Anders als die schunkel- bzw. moshkompatible Funpunk/Popmetal-G'schicht schmerzt die Musik von Trent Reznor a.k.a. Nine Inch Nails nicht nur ästhetisch, sondern manch eineN auch körperlich.

Trent Reznor leidet an seinen eigenen Sätzen und diese Zerrissenheit schlägt sich auch musikalisch nieder. Oft, beinahe allzu oft erscheint sie gebrochen (z.T. in jazzigen Ausmaßen), setzt immer wieder aus und anders und mit neuer Wucht ein und kommt an kein Ziel, rennt aber immer wieder mit dem Kopf an die Wand.

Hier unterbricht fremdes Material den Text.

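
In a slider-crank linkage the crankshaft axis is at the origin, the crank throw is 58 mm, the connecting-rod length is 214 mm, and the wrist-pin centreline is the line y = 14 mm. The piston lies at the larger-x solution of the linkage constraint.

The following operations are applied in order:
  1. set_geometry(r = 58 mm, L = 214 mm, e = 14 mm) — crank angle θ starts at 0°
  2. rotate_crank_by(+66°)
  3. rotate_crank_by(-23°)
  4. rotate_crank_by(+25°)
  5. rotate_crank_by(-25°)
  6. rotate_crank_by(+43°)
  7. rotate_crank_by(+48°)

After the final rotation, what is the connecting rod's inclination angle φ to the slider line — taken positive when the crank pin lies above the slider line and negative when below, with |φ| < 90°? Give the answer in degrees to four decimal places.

7.4431

set_geometry: r = 58 mm, L = 214 mm, e = 14 mm; θ ← 0°
rotate_crank_by(+66°): θ ← 0° +66° = 66°
rotate_crank_by(-23°): θ ← 66° -23° = 43°
rotate_crank_by(+25°): θ ← 43° +25° = 68°
rotate_crank_by(-25°): θ ← 68° -25° = 43°
rotate_crank_by(+43°): θ ← 43° +43° = 86°
rotate_crank_by(+48°): θ ← 86° +48° = 134°
crank pin P = (r cos θ, r sin θ) = (-40.290185, 41.721708)
h = r sin θ − e = 41.721708 − 14 = 27.721708
sin φ = h / L = 27.721708 / 214 = 0.12954069
φ = arcsin(0.12954069) = 7.443052°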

Das hier ist jetzt aber nicht mehr schick wie noch bei Rammstein, obwohl auch NIN ein designtes Produkt sind, aber da kommt noch etwas dazu: So wie der Säufer, der echte Säufer den Alkohol hasst, weil er ihm unterlegen ist, so wie der echte Zyniker den eigenen Zynismus ohnmächtig hasst, so hasst Trent Reznor seine eigene Hoffnungslosigkeit. Aus der Betrachtung der Welt leiten sich in dieser Lesart zwei Konsequenzen ab: Weil so viel Böses passiert liegt die Vermutung nahe, dass Gott tot ist, denn nichts tut er, um das Böse zu verhindern. Aus der gleichen Beobachtung ergibt sich, dass der Teufel sehr wohl noch aktiv ist. Somit hätte auch die Hölle Gottes Tod überlebt und eine Ewigkeitshoffnung oder besser gesagt eine negative Ewigkeitsgewissheit bleibt bestehen.

Zusammenfassung und Konsequenzen

Ich denke, es ist deutlich geworden, dass ein geschärfter Blick Grundvoraussetzung ist für ein Verständnis dessen, was im Bereich der Popkultur eigentlich abgeht. Unter dem Überbegriff 'Diesseitigkeit' ist bei genauer Betrachtung ein Konglomerat aus disparaten Betrachtungen über den Wert des Lebens in dieser Welt zusammengefasst. EinE JugendlicheR mit Nine Inch Nails im Walkman, mit Toten Hosen am T-Shirt und Rammstein auf der BaseballCap, in der Schlange um Tickets für Matrix II (start: erst im nächsten Jahr) anstehend, das ist einerseits gelebte Pop-Realität, gleichzeitig Grund genug, erst mal nachzudenken, zuzuhören und dann bitte nicht zu predigen.